What to do? As a budget has been ruled out, no change is likely until the autumn statement, which is usually delivered towards the end of the year.

So, no need to panic.

If you are saving into a 'defined contribution' pension scheme, whether it’s your own or a company sponsored one, put more money in. Remember, every contribution you make will have 25 per cent added to it by tax-relief, immediately.

What else? Well, interest on bank and building society deposits aren’t likely to go down but they’ve been miserable for more than seven years. A Stocks and Shares ISA might be right for you. Remember, even if there isn’t much in the way of a gain, there are always the dividends. The average dividend paid on one of the top hundred shares is between 3.5 per cent and four per cent. That mounts up over a while.
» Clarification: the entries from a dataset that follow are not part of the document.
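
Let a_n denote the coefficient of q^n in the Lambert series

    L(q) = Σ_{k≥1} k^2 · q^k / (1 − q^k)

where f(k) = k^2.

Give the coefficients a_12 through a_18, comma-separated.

q^12  k|12↦f(k): 12:144 6:36 4:16 3:9 2:4 1:1  a_12=210
n=13: 13·1 1·13  f→[169+1]=170
q^14  k|14↦f(k): 1:1 2:4 7:49 14:196  a_14=250
n=15: 15·1 5·3 3·5 1·15  f→[225+25+9+1]=260
n=16: 1·16 2·8 4·4 8·2 16·1  f→[1+4+16+64+256]=341
d|17:{1,17}  Σf=1+289=290
d|18:{18,9,6,3,2,1}  Σf=324+81+36+9+4+1=455

210, 170, 250, 260, 341, 290, 455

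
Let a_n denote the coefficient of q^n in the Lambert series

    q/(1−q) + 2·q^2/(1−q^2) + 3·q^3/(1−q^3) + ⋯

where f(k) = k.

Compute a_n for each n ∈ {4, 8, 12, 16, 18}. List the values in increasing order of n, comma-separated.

[q^4] f(1)=1,f(2)=2,f(4)=4 ⇒ 7
d|8:{8,4,2,1}  Σf=8+4+2+1=15
[q^12] f(1)=1,f(2)=2,f(3)=3,f(4)=4,f(6)=6,f(12)=12 ⇒ 28
d|16:{1,2,4,8,16}  Σf=1+2+4+8+16=31
n=18: 18·1 9·2 6·3 3·6 2·9 1·18  f→[18+9+6+3+2+1]=39

7, 15, 28, 31, 39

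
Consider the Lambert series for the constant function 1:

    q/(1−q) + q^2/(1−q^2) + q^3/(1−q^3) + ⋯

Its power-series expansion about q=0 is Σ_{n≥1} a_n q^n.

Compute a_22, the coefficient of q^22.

a_22 = 4

d|22:{1,2,11,22}  Σf=1+1+1+1=4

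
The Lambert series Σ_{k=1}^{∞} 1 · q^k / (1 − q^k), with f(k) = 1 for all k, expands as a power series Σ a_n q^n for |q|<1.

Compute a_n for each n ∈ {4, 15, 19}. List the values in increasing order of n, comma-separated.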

Look at your mortgage. Are you in a fixed rate mortgage? If so, could it be bettered?

And while you’re about it, look at your credit card accounts. They’re still charging very high rates of interest, so why not see if you can include them in your mortgage and save money. It’s called consolidation.

Wherever you seek financial advice, make sure you check them out first. Visit the FCA website to make sure they’re authorised and regulated.

One last thing, people can talk themselves into a recession. A lot of economists are doing that now. And when were they ever right about anything?

Stop worrying and have a good summer.